In the heart of “new” Scottsdale is The Westin Kierland Resort & Spa. It’s a luxurious resort with a world-class, full-service Agave Spa. With 732 rooms, the resort’s architecture uses materials and colors meant to mirror Arizona’s Grand Canyon. Each room is outfitted with the deep-sleep inducing Heavenly Bed®. Its 27 golf holes, designed by the estimable Scott Miller, offers wide fairways and well-protected greens that make for fun rounds, the essence of resort golf. It’s also a place where management isn’t afraid to unleash and support employee enterprise, and experiment with different ways to entertain and meet the needs of guests.
At one of the property’s ten restaurants, the walls are covered by the art of Cuban-born Nelson Garcia-Miranda, a former deseo dishwasher who is now an artist in residence, painting in the restaurant’s lobby during happy hour, five nights a week. It recently hired PGA professional David Fisher away from a private club in California as its “golf concierge,” a position that never before existed. “My role is to meet and help golfers from the moment they arrive until they tee off, whether it’s to get them a bottle of water, a sandwich or sun block,” explains Fisher. “I often go to the range and ask if I can get them anything. Eight-out-of-ten times the answer is, ‘A new swing.’ And right there I can help with a few simple tips that will help them during their round of golf.”

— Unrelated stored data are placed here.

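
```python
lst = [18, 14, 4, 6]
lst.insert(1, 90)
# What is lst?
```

[18, 90, 14, 4, 6]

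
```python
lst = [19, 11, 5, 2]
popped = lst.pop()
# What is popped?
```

2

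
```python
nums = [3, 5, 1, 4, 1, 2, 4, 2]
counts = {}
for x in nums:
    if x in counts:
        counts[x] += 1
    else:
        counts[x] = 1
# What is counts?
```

Initial: counts = {}, nums = [3, 5, 1, 4, 1, 2, 4, 2]
See 3: counts = {3: 1}
See 5: counts = {3: 1, 5: 1}
See 1: counts = {3: 1, 5: 1, 1: 1}
See 4: counts = {3: 1, 5: 1, 1: 1, 4: 1}
See 1: counts = {3: 1, 5: 1, 1: 2, 4: 1}
See 2: counts = {3: 1, 5: 1, 1: 2, 4: 1, 2: 1}
See 4: counts = {3: 1, 5: 1, 1: 2, 4: 2, 2: 1}
See 2: counts = {3: 1, 5: 1, 1: 2, 4: 2, 2: 2}

{3: 1, 5: 1, 1: 2, 4: 2, 2: 2}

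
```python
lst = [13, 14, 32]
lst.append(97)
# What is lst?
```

[13, 14, 32, 97]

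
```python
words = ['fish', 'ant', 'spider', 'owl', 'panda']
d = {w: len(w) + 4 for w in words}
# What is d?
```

{'fish': 8, 'ant': 7, 'spider': 10, 'owl': 7, 'panda': 9}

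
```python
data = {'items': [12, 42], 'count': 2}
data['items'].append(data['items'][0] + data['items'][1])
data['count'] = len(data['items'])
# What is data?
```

After line 1: data = {'items': [12, 42], 'count': 2}
After line 2 (append 12 + 42 = 54): data = {'items': [12, 42, 54], 'count': 2}
After line 3 (count = len(items) = 3): data = {'items': [12, 42, 54], 'count': 3}

{'items': [12, 42, 54], 'count': 3}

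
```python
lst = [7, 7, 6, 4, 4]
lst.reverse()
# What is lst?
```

[4, 4, 6, 7, 7]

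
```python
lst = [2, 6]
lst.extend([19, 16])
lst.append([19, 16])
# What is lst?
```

After line 1: lst = [2, 6]
After line 2 (extend unpacks [19, 16]): lst = [2, 6, 19, 16]
After line 3 (append adds [19, 16] as single element): lst = [2, 6, 19, 16, [19, 16]]

[2, 6, 19, 16, [19, 16]]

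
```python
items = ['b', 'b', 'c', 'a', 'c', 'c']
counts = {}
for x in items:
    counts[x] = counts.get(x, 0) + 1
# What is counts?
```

Initial: counts = {}, items = ['b', 'b', 'c', 'a', 'c', 'c']
See 'b': counts = {'b': 1}
See 'b': counts = {'b': 2}
See 'c': counts = {'b': 2, 'c': 1}
See 'a': counts = {'b': 2, 'c': 1, 'a': 1}
See 'c': counts = {'b': 2, 'c': 2, 'a': 1}
See 'c': counts = {'b': 2, 'c': 3, 'a': 1}

{'b': 2, 'c': 3, 'a': 1}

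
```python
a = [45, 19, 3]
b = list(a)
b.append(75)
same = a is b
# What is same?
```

After line 1: a = [45, 19, 3]
After line 2 (b = list(a) is a shallow copy, new object): a = [45, 19, 3], b = [45, 19, 3]
After line 3 (append only mutates b): a = [45, 19, 3], b = [45, 19, 3, 75]
After line 4 (same = a is b; different objects -> False): same = False

False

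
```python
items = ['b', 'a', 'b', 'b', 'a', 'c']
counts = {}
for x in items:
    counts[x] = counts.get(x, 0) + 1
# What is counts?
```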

At the Agave Spa, Fitness Director Steve Heller has developed a FORE-MAX training program, that helps increase flexibility, functional golf strength and aerobic conditioning. It’s available to guests and local residents, but is designed to be incorporated with other services at Kierland. There is, in fact, a satellite Cool Clubs facility here, so that clients can get their swing speeds measured before and after a series of FORE-MAX workouts. “A five mile-per-hour improvement is pretty usual,” says Heller, “and we often see an increase of ten.”
The golf program is managed by Troon Golf and also features wrinkles not found at many – – or any – – other courses. One is the daring use of Segways that can carry a single golf bag. Players can drive directly to their ball, which speeds up play. Learning to drive a bag-laden Segway, however, is a challenge of a different sort. Indeed, on our first hole of play, Jeff Wallach thought he’d stopped his Segway, only the “leader in green personal transportation” kept going on its own, jumping a curb, tipping over and driving itself down a grass slope, busting off the head of a rental driver and leaving a trail of tees, glove gloves and other accident detritus.
Another wrinkle here is the “Scottish Golf Experience,” in which players can wear rented kilts, sporrans, belts and socks. (The kilt is surprisingly comfortable and no, we didn’t go commando.) The idea is to time the round so that golfers come to the last hole near sunset. That’s when Michael McClanathan plays the bagpipes – – as he has nightly for nearly a decade – – next to the lake by the resort’s patio. There, the kilt-clad golfers can listen to him play while sipping several varieties of Johnnie Walker Scotch, and if so inclined smoke a cigar.
Dressed in our Scottish gear, Wallach and I were joined by Kierland’s Director of Golf Kipp Bates, who guided us around the course and relayed many of the back-stories around the resort’s innovations, and the region’s history. “At first the Scottish themed activities might seem out of place,” he told us, “but there were many Scottish immigrants who came here during the early days of Phoenix and Scottsdale, who helped to build railroads and other developments. This part of Arizona has a strong Scottish influence.”